First of all calculator do one job and does it very well, you never question it because it solely works with numbers. But AI wants to be everything, calculator, translator, knowledge base etc.. And, it's very confident at everything all the time until you start to question it, and even then it continues to lie. Because sadly current AI products' purpose isn't to give you accurate answer, it's about making you believe that it's giving you credible information.
More importantly calculators are not connected to the internet, and they are not capable of creating profile of an individual.
It's sad to see big players push this agenda to make people believe that they don't need to think anymore, AI will do everything for them.
Also, all of these AI threats to public education can be mitigated if we just step 1-2 decades back and go the pen-and-paper way. I am yet to see any convincing argument in favor of digital/screen-based teaching methods being superior in any way than the traditional ones, on the contrary I have seen thousands of arguments against them.
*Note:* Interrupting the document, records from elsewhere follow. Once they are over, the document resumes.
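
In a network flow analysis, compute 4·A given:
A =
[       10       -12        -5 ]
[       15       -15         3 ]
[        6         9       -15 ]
4A =
[       40       -48       -20 ]
[       60       -60        12 ]
[       24        36       -60 ]

Scalar multiplication is elementwise: (4A)[i][j] = 4 * A[i][j].
  (4A)[0][0] = 4 * (10) = 40
  (4A)[0][1] = 4 * (-12) = -48
  (4A)[0][2] = 4 * (-5) = -20
  (4A)[1][0] = 4 * (15) = 60
  (4A)[1][1] = 4 * (-15) = -60
  (4A)[1][2] = 4 * (3) = 12
  (4A)[2][0] = 4 * (6) = 24
  (4A)[2][1] = 4 * (9) = 36
  (4A)[2][2] = 4 * (-15) = -60
4A =
[       40       -48       -20 ]
[       60       -60        12 ]
[       24        36       -60 ]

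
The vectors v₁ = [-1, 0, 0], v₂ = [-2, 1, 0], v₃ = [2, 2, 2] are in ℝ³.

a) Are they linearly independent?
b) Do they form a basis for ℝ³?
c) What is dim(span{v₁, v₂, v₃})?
Yes independent, yes basis, dim = 3

Stack v₁, v₂, v₃ as rows of a 3×3 matrix.
[[-1, 0, 0]; [-2, 1, 0]; [2, 2, 2]] is already lower triangular with nonzero diagonal entries (-1, 1, 2), so its determinant is the product of the diagonal entries, det = (-1)·(1)·(2) = -2 ≠ 0, and the rows are linearly independent.
Three linearly independent vectors in ℝ³ form a basis for ℝ³, so dim(span{v₁,v₂,v₃}) = 3.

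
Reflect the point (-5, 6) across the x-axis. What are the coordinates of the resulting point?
(-5, -6)

Reflection across x-axis: (-5, 6) → (-5, -6)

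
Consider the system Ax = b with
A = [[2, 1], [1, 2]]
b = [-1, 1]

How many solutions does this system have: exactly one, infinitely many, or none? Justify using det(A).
Exactly one solution

Compute det(A) = (2)*(2) - (1)*(1) = 3.
Because det(A) ≠ 0, A is invertible and Ax = b has a unique solution for every b (here x = A⁻¹ b).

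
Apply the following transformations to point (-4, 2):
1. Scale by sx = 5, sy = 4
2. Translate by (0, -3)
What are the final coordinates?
(-20, 5)

Step 1: Scale (-4, 2) by (sx, sy) = (5, 4) → (-20, 8)
Step 2: Translate by (0, -3) → (-20, 5)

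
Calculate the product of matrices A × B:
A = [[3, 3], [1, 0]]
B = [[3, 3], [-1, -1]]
[[6, 6], [3, 3]]

Matrix multiplication:
C[0][0] = 3×3 + 3×-1 = 6
C[0][1] = 3×3 + 3×-1 = 6
C[1][0] = 1×3 + 0×-1 = 3
C[1][1] = 1×3 + 0×-1 = 3
Result: [[6, 6], [3, 3]]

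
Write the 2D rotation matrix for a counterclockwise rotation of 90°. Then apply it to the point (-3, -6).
R = [[0, -1], [1, 0]]; R·(-3, -6) = (6, -3)

Rotation matrix formula: R(θ) = [[cos θ, -sin θ], [sin θ, cos θ]]
For θ = 90°:
cos(90°) = 0
sin(90°) = 1
R = [[0, -1], [1, 0]]
Apply to (-3, -6): [0·-3 + (-1)·-6, 1·-3 + 0·-6] = (6, -3)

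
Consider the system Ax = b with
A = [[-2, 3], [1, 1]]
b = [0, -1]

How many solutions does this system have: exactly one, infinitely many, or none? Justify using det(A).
Exactly one solution

Compute det(A) = (-2)*(1) - (3)*(1) = -5.
Because det(A) ≠ 0, A is invertible and Ax = b has a unique solution for every b (here x = A⁻¹ b).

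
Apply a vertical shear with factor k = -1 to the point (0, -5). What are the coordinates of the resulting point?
(0, -5)

Shear matrix for vertical shear with factor k = -1:
[[1, 0], [-1, 1]]
Result: (0, -5) → (0, -5)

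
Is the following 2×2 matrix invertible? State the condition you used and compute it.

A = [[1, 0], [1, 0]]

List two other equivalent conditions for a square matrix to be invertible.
No, not invertible; det(A) = 0 (two rows are equal, so the rows are linearly dependent). Equivalent conditions (failing for this A): rank(A) < 2; Ax = 0 has non-trivial solutions; 0 is an eigenvalue; the columns are linearly dependent.

To check invertibility, compute det(A).
In this matrix, row 0 and the last row are identical, so one row is a scalar multiple of another and the rows are linearly dependent.
A matrix with linearly dependent rows has det = 0 and is not invertible.
Equivalent failed conditions:
- rank(A) < 2.
- Ax = 0 has non-trivial solutions.
- 0 is an eigenvalue.
- The columns are linearly dependent.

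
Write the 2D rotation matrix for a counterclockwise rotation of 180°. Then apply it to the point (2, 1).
R = [[-1, 0], [0, -1]]; R·(2, 1) = (-2, -1)

Rotation matrix formula: R(θ) = [[cos θ, -sin θ], [sin θ, cos θ]]
For θ = 180°:
cos(180°) = -1
sin(180°) = 0
R = [[-1, 0], [0, -1]]
Apply to (2, 1): [-1·2 + (0)·1, 0·2 + -1·1] = (-2, -1)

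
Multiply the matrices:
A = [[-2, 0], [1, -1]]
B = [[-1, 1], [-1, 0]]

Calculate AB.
[[2, -2], [0, 1]]

Each entry (i,j) of AB = sum over k of A[i][k]*B[k][j].
(AB)[0][0] = (-2)*(-1) + (0)*(-1) = 2
(AB)[0][1] = (-2)*(1) + (0)*(0) = -2
(AB)[1][0] = (1)*(-1) + (-1)*(-1) = 0
(AB)[1][1] = (1)*(1) + (-1)*(0) = 1
AB = [[2, -2], [0, 1]]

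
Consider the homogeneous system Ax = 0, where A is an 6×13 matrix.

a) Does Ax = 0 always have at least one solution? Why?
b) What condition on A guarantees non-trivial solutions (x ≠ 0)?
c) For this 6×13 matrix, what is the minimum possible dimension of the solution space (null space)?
a) Yes, x = 0 is always a solution. b) When A has linearly dependent columns (rank < n). c) Minimum nullity = 7.

a) x = 0 satisfies A·0 = 0, so the zero vector is always a solution.
b) Non-trivial solutions exist iff the columns of A are linearly dependent, equivalently rank(A) < n (the number of columns).
c) By rank-nullity, rank(A) + nullity(A) = n = 13. Since A has only 6 rows, rank(A) ≤ 6, so nullity(A) ≥ 13 - 6 = 7.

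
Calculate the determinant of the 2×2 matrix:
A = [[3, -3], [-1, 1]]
0

For A = [[a, b], [c, d]], det(A) = a*d - b*c.
det(A) = (3)*(1) - (-3)*(-1) = 3 - 3 = 0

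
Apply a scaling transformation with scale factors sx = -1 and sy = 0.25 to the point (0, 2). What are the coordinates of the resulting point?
(0, 0.5)

Scaling matrix:
[[-1, 0], [0, 0.25]]
Result: (0 × -1, 2 × 0.25) = (0, 0.5)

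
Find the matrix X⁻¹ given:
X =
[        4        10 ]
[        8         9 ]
det(X) = -44
X⁻¹ =
[    -9/44      5/22 ]
[     2/11     -1/11 ]

For a 2×2 matrix X = [[a, b], [c, d]] with det(X) ≠ 0, X⁻¹ = (1/det(X)) * [[d, -b], [-c, a]].
det(X) = (4)*(9) - (10)*(8) = 36 - 80 = -44.
X⁻¹ = (1/-44) * [[9, -10], [-8, 4]].
Dividing each entry by -44 and reducing:
X⁻¹ =
[    -9/44      5/22 ]
[     2/11     -1/11 ]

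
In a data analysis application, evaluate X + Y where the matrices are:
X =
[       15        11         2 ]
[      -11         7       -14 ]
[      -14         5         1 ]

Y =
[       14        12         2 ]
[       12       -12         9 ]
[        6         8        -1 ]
X + Y =
[       29        23         4 ]
[        1        -5        -5 ]
[       -8        13         0 ]

Matrix addition is elementwise: (X+Y)[i][j] = X[i][j] + Y[i][j].
  (X+Y)[0][0] = (15) + (14) = 29
  (X+Y)[0][1] = (11) + (12) = 23
  (X+Y)[0][2] = (2) + (2) = 4
  (X+Y)[1][0] = (-11) + (12) = 1
  (X+Y)[1][1] = (7) + (-12) = -5
  (X+Y)[1][2] = (-14) + (9) = -5
  (X+Y)[2][0] = (-14) + (6) = -8
  (X+Y)[2][1] = (5) + (8) = 13
  (X+Y)[2][2] = (1) + (-1) = 0
X + Y =
[       29        23         4 ]
[        1        -5        -5 ]
[       -8        13         0 ]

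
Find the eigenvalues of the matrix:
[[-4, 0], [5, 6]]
λ = -4 and λ = 6

Characteristic equation: det(A - λI) = 0
λ² - (trace)λ + (det) = 0
λ² - (2)λ + (-24) = 0
λ² - 2λ - 24 = 0
Solving: λ = -4, 6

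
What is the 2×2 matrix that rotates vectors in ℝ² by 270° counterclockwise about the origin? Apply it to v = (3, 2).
R = [[0, 1], [-1, 0]]; R·v = (2, -3)

A counterclockwise rotation by angle θ in ℝ² has matrix R(θ) = [[cos θ, -sin θ], [sin θ, cos θ]].
For θ = 270°: cos θ = 0, sin θ = -1.
R(270°) = [[0, 1], [-1, 0]].
R·v = [0·3 + (1)·2, -1·3 + 0·2] = (2, -3).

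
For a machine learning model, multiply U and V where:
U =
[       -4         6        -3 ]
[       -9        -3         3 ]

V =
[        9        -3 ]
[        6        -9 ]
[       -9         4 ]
UV =
[       27       -54 ]
[     -126        66 ]

Matrix multiplication: (UV)[i][j] = sum over k of U[i][k] * V[k][j].
  (UV)[0][0] = (-4)*(9) + (6)*(6) + (-3)*(-9) = 27
  (UV)[0][1] = (-4)*(-3) + (6)*(-9) + (-3)*(4) = -54
  (UV)[1][0] = (-9)*(9) + (-3)*(6) + (3)*(-9) = -126
  (UV)[1][1] = (-9)*(-3) + (-3)*(-9) + (3)*(4) = 66
UV =
[       27       -54 ]
[     -126        66 ]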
It may not be obvious in a country with smaller student to teacher ratios, but for a place like India, you never have enough teachers for students.
Being able to provide courses, and homework digitally, reduced the amount of work required to grade and review work.
Then to add insult to injury, AI is removing entry level roles, removing other chances for people to do work which is easy to verify, practice and learn from.
Yes, yes, eventually tool use will result in increases in GDP. Except our incentives are not to hire more teachers, build more schools, and improve educational outcomes. Those are all public goods, not private goods. We aren’t going to tax firms further, because commerce must be protected, yet we will socialize the costs to society.
GPT 5.1 Pro made the same mistake ("Face the legs away from the door.") Claude Sonnet 4.5 agreed but added "Note: Most toaster ovens max out around 10-12 pounds for a whole turkey."
Gemini 3 acknowledged that toaster ovens are usually very compact and that the legs shouldn't be positioned where they will touch the glass door. When challenged, it hand-waved something to the effect of "Well, some toaster ovens are large countertop convection units that can hold up to a 12-pound turkey." When asked for a brand and model number of such an oven, it backtracked and admitted that no toaster oven would be large enough.
Changing the prompt to explicitly specify a 12-pound turkey yielded good answers ("A 12-pound turkey won't fit in a toaster oven - most max out at 4-6 pounds for poultry. Attempting this would be a fire hazard and result in dangerously uneven cooking," from Sonnet.)
So, progress, but not enough.
I don't yet know how we get AI to teach unruly kids, or kids with neurodivergencies. Perhaps, though, the AI can eventually be vastly superior to an adult because of the methods it can use to get through to the child, keep the child interested and how it presents the teaching in a much more interactive way.